Other journalists who had travelled from London on the flight with Mr Sharif claimed that they were also forced to surrender all their recording equipment, in some cases, even the mobile phones on the suspicion that they may have cameras in them.
The top officials in the information ministry were unavailable to say under what law the journalists were prevented from filming a genuine news event, or were deprived of what they had recorded on the flight that had brought the PML-N leader to Lahore.
A journalist working with an international organization said in one of the most bizarre episodes involving Shahbaz Sharif's return and immediate deportation, the journalists covering the event were treated in a manner that had not even happened during the days of martial law or complete censorship.
A correspondent who travelled with Mr Sharif on the same flight said the moment they stepped out of the aircraft the commandos of the Punjab's Elite Police Force started snatching their cameras and other recording equipment. By that time the PML-N leader had already been whisked away. The commandos and senior officials standing there refused to listen to the journalists' protest, and ordered them to keep walking without looking back.
"At one point when a BBC correspondent demanded that his equipment should be returned, several police commandos pounced upon him, and he was literally dragged through the terminal's staircase," a BBC staffer said.
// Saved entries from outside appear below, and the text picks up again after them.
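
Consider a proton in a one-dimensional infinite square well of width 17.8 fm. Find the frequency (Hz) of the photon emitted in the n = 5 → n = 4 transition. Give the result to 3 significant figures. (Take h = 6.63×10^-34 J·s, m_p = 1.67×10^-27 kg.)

E_1 = h²/(8m_pL²) = 1.038×10^-13 J and ΔE = (5² − 4²)E_1 = 9.342×10^-13 J.
f = ΔE/h = 9.342×10^-13/6.63×10^-34 = 1.41×10^21 Hz.

f = 1.41×10^21 Hz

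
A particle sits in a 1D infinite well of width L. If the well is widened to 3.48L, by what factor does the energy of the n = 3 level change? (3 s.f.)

0.0826

E_n ∝ 1/L², so the energy scales by 1/3.48² = 0.0826.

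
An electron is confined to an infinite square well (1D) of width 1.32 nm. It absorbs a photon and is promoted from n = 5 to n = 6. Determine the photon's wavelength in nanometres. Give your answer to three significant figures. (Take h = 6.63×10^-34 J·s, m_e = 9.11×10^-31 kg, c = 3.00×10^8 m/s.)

E_1 = h²/(8m_eL²) = 3.462×10^-20 J, so ΔE = (6² − 5²)E_1 = 3.808×10^-19 J.
λ = hc/ΔE = (6.63×10^-34·3.00×10^8)/3.808×10^-19 = 5.22×10^-7 m = 522 nm.

λ = 522 nm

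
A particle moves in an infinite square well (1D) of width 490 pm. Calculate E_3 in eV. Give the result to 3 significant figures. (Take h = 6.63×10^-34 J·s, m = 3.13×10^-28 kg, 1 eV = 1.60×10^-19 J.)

For an infinite well E_n = n²h²/(8mL²), so E_1 = h²/(8mL²) = (6.63×10^-34)²/(8·3.13×10^-28·(4.90×10^-10 m)²) = 7.311×10^-22 J.
Then E_3 = 3²·E_1 = 9·7.311×10^-22 J = 6.580×10^-21 J.
Converting, E_3 = 6.580×10^-21 J / (1.60×10^-19 J/eV) = 0.0411 eV.

E_3 = 0.0411 eV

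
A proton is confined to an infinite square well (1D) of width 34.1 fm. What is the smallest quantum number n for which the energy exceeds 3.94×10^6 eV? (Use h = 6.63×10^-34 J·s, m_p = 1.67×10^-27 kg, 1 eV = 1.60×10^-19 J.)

n = 5

E_1 = h²/(8m_pL²) = 2.830×10^-14 J = 1.769×10^5 eV.
Need n² > 3.94×10^6/1.769×10^5 = 22.27, i.e. n > 4.719.
The smallest integer satisfying this is n = 5.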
The journalist said when the cameraman colleague tried to save the BBC correspondent, he too was grabbed, and amidst the usual police unpleasantries, the two were taken out of the terminal, and thrown into a waiting police prison van and their passports taken away.
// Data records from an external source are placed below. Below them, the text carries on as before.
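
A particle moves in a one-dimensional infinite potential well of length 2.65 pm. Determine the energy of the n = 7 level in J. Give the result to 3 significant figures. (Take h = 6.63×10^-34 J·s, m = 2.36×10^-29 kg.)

E_7 = 1.62×10^-14 J

For an infinite well E_n = n²h²/(8mL²), so E_1 = h²/(8mL²) = (6.63×10^-34)²/(8·2.36×10^-29·(2.65×10^-12 m)²) = 3.315×10^-16 J.
Then E_7 = 7²·E_1 = 49·3.315×10^-16 J = 1.62×10^-14 J.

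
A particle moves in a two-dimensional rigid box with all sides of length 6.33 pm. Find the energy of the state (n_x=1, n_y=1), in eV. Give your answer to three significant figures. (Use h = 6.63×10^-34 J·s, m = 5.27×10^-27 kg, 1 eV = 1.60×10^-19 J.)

For a 2D rectangular well E = (h²/8m)·Σ n_i²/L_i² = (6.63×10^-34)²/(8·5.27×10^-27) · [1²/(6.33 pm)² + 1²/(6.33 pm)²].
Evaluating gives E = 5.204×10^-19 J = 3.25 eV.

E = 3.25 eV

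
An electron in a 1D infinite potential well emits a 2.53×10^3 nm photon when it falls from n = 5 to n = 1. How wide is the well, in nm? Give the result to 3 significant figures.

L = 4.29 nm

The photon carries ΔE = hc/λ = 6.626×10^-34·2.998×10^8/2.53×10^-6 m = 7.852×10^-20 J.
Since ΔE = (5² − 1²)E_1, E_1 = 3.272×10^-21 J, and L = h/√(8m_eE_1) = 4.29×10^-9 m = 4.29 nm.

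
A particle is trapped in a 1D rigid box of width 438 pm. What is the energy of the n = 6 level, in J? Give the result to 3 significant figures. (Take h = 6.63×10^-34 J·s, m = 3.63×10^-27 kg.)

E_6 = 2.84×10^-21 J

For an infinite well E_n = n²h²/(8mL²), so E_1 = h²/(8mL²) = (6.63×10^-34)²/(8·3.63×10^-27·(4.38×10^-10 m)²) = 7.890×10^-23 J.
Then E_6 = 6²·E_1 = 36·7.890×10^-23 J = 2.84×10^-21 J.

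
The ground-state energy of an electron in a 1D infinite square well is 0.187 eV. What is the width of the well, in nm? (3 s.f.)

From E_n = n²h²/(8m_eL²), L = n·h/√(8m_eE_n).
E_1 = 0.187 eV = 2.996×10^-20 J, so L = 1·6.626×10^-34/√(8·9.109×10^-31·2.996×10^-20) = 1.42×10^-9 m = 1.42 nm.

L = 1.42 nm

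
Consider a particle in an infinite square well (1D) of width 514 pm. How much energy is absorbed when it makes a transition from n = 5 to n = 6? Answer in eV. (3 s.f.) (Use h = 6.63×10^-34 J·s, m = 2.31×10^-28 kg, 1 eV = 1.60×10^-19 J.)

E_1 = h²/(8mL²) = 9.003×10^-22 J.
|ΔE| = |5² − 6²|·E_1 = 11·9.003×10^-22 J = 9.903×10^-21 J = 0.0619 eV.

|ΔE| = 0.0619 eV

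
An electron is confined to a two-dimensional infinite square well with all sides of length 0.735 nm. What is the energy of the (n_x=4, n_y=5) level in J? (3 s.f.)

E = 4.57×10^-18 J

For a 2D rectangular well E = (h²/8m_e)·Σ n_i²/L_i² = (6.626×10^-34)²/(8·9.109×10^-31) · [4²/(0.735 nm)² + 5²/(0.735 nm)²].
Evaluating gives E = 4.57×10^-18 J.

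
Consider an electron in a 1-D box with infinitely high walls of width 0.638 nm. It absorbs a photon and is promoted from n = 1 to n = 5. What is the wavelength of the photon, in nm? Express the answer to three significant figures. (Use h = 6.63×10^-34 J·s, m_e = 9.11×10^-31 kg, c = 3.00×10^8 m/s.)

λ = 55.9 nm

E_1 = h²/(8m_eL²) = 1.482×10^-19 J, so ΔE = (5² − 1²)E_1 = 3.557×10^-18 J.
λ = hc/ΔE = (6.63×10^-34·3.00×10^8)/3.557×10^-18 = 5.59×10^-8 m = 55.9 nm.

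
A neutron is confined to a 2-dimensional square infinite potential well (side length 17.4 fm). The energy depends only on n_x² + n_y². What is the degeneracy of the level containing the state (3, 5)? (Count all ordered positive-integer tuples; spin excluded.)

degeneracy = 2

The level has n_x² + n_y² = 34. The ordered positive-integer solutions are (3, 5), (5, 3).
That gives 2 states.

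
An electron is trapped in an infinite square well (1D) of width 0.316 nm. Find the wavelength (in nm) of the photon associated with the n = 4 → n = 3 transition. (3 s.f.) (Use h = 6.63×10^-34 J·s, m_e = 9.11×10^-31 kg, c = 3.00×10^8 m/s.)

λ = 47.0 nm

E_1 = h²/(8m_eL²) = 6.040×10^-19 J, so ΔE = (4² − 3²)E_1 = 4.228×10^-18 J.
λ = hc/ΔE = (6.63×10^-34·3.00×10^8)/4.228×10^-18 = 4.70×10^-8 m = 47.0 nm.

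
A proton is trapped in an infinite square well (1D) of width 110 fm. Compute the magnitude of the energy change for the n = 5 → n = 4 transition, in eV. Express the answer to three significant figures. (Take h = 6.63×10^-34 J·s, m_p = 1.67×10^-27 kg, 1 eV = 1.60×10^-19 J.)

E_1 = h²/(8m_pL²) = 2.719×10^-15 J.
|ΔE| = |5² − 4²|·E_1 = 9·2.719×10^-15 J = 2.447×10^-14 J = 1.53×10^5 eV.

|ΔE| = 1.53×10^5 eV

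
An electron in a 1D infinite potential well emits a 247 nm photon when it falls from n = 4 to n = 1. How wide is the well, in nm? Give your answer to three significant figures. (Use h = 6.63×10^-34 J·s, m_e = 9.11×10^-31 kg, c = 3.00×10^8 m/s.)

L = 1.06 nm

The photon carries ΔE = hc/λ = 6.63×10^-34·3.00×10^8/2.47×10^-7 m = 8.053×10^-19 J.
Since ΔE = (4² − 1²)E_1, E_1 = 5.369×10^-20 J, and L = h/√(8m_eE_1) = 1.06×10^-9 m = 1.06 nm.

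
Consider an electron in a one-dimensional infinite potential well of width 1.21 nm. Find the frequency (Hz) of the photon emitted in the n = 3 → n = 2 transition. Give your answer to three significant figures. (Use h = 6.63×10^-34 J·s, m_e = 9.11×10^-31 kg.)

f = 3.11×10^14 Hz

E_1 = h²/(8m_eL²) = 4.120×10^-20 J and ΔE = (3² − 2²)E_1 = 2.060×10^-19 J.
f = ΔE/h = 2.060×10^-19/6.63×10^-34 = 3.11×10^14 Hz.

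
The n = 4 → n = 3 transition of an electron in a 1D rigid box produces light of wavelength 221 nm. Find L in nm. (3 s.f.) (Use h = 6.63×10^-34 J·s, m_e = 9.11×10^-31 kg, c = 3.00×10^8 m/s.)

L = 0.685 nm

The photon carries ΔE = hc/λ = 6.63×10^-34·3.00×10^8/2.21×10^-7 m = 9.000×10^-19 J.
Since ΔE = (4² − 3²)E_1, E_1 = 1.286×10^-19 J, and L = h/√(8m_eE_1) = 6.85×10^-10 m = 0.685 nm.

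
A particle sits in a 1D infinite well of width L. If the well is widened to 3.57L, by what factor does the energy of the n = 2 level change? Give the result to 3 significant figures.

E_n ∝ 1/L², so the energy scales by 1/3.57² = 0.0785.

0.0785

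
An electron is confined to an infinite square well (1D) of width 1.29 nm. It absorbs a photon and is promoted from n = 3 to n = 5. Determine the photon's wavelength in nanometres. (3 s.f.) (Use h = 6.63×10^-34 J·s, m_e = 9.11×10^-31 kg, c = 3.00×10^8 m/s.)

E_1 = h²/(8m_eL²) = 3.624×10^-20 J, so ΔE = (5² − 3²)E_1 = 5.798×10^-19 J.
λ = hc/ΔE = (6.63×10^-34·3.00×10^8)/5.798×10^-19 = 3.43×10^-7 m = 343 nm.

λ = 343 nm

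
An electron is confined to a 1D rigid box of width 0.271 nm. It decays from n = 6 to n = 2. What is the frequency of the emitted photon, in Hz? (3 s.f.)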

One of the journalists told Dawn that they were kept in the van for more than 45 minutes, during which their hand luggage was once again searched for more videotapes. They were only allowed to go after yet another round of interrogation and search, during which their laptop and digital camera were also taken away.
"Even if the decision to deport Shahbaz Sharif was taken at the highest level, it's still a mystery as to who ordered a complete black-out of picture and sound of the PML-N leader," said a senior journalist.